The StorageProvider interface defines the write operation to create and update entries in the storage. It expects the key and the stream with the data to store. Additionally, the (optional) content-type can be provided. Another mandatory parameter is the length of the data. This information is required by some storage products, for instance by Azure Storage Accounts. Since the size of the data cannot be obtained easily from the passed in stream, it has to be provided explicitly.

The interface defines further operations to remove an entry from the storage and to check whether an entry with a given key exists. For the time being, there is no operation to list all existing keys. The expectation is that each use case implemented with a storage defines a specific convention how to construct keys and how they are supposed to be interpreted.

There are a few further assumptions taken by the abstraction layer implementation to simplify concrete implementations of the StorageProvider interface:

  • A concrete implementation can throw arbitrary, proprietary exceptions. These are caught by the abstraction and wrapped into a standard StorageException instance.
  • The read() operation should throw an exception when the passed in key does not exist. Clients should use the contains() operation to make sure that the desired data is actually available.

Factory Interface

As is typical for the abstraction layers used within ORT Server, the storage abstraction defines a factory interface to create a specific StorageProvider instance based on the application configuration: StorageProviderFactory.

The interface defines a name property, which is used to look up a specific factory from the classpath - as usual, the available factories are obtained via the Java ServiceLoader mechanism, and the selected one is matched by its name.

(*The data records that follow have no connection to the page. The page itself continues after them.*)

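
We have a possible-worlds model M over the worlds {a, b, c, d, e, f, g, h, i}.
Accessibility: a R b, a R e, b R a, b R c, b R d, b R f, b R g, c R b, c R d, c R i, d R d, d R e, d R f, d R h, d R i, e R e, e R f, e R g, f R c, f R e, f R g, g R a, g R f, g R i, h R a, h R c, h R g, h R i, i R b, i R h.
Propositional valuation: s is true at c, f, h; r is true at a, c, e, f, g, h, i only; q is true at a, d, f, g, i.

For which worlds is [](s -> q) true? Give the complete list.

a, c, e, g

Recall that []ψ holds at a world iff ψ holds at every accessible world, and <>ψ holds iff ψ holds at some accessible world.
Let φ = [](s -> q). Evaluate φ at each world:
  a (successors {b, e}): φ is true.
  b (successors {a, c, d, f, g}): φ is false.
  c (successors {b, d, i}): φ is true.
  d (successors {d, e, f, h, i}): φ is false.
  e (successors {e, f, g}): φ is true.
  f (successors {c, e, g}): φ is false.
  g (successors {a, f, i}): φ is true.
  h (successors {a, c, g, i}): φ is false.
  i (successors {b, h}): φ is false.
For instance, at a:
  At a: [](s -> q) requires s -> q at every successor {b, e}.
    At b: s -> q is true.
    At e: s -> q is true.
  So [](s -> q) is true at a.
Satisfying worlds: {a, c, e, g}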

The factory function expects a configuration object as parameter. A concrete implementation can define and evaluate custom configuration options which are accessible from this object.

Using a Storage

With the Storage class, the storage abstraction defines a facade class that handles the creation and initialization of a concrete StorageProvider instance and simplifies the usage of the storage API by providing a number of convenience functions. To access a storage for a specific use case, a Storage instance has to be created using the create() function from the companion object. The function expects an object with the current application configuration and a string defining the current use case. As mentioned earlier, different storage implementations can be configured for different data to be stored. To resolve the desired implementation for the current use case, the create() function searches for a configuration section under the given identifier. This section must at least contain a name property referencing the StorageProviderFactory of the selected implementation. Further, implementation-specific properties can be present in this section which the factory can evaluate. With this information, create() can do the usual lookup and instantiate the correct StorageProvider.

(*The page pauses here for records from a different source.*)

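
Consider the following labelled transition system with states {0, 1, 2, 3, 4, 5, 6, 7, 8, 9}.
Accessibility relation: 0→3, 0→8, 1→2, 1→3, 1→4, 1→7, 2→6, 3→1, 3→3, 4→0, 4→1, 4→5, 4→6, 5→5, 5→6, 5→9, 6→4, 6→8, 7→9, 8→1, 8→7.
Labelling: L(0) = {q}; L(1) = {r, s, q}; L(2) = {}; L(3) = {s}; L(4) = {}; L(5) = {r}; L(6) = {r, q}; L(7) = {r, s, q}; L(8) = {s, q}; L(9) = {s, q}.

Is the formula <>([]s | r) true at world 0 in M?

Yes

At 0: <>([]s | r) requires []s | r at some successor in {3, 8}.
  []s | r holds at 3, so <>([]s | r) is true at 0.
    At 3: []s is true, r is false, so []s | r is true.
      At 3: []s requires s at every successor {1, 3}.
        At 1: s is true.
        At 3: s is true.
      So []s is true at 3.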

To give a concrete example, we assume that a storage for report files should be configured. The configuration could look as follows:

reportStorage {
name = database
namespace = reports
}

This fragment basically tells that the report storage is provided by an implementation with the name database. The namespace property is evaluated by this implementation. Given this configuration, a Storage object for storing report files can now be obtained in the following way:

val config = ConfigFactory.load()

val reportStorage = Storage.create("reportStorage", config)

The Storage class provides functionality that simplifies dealing with data that can be held in memory in form of strings or byte arrays. Such objects can be read and written directly without having to deal with streams. It is also responsible for catching all proprietary exceptions thrown by a StorageProvider implementation and wrapping them inside StorageException objects.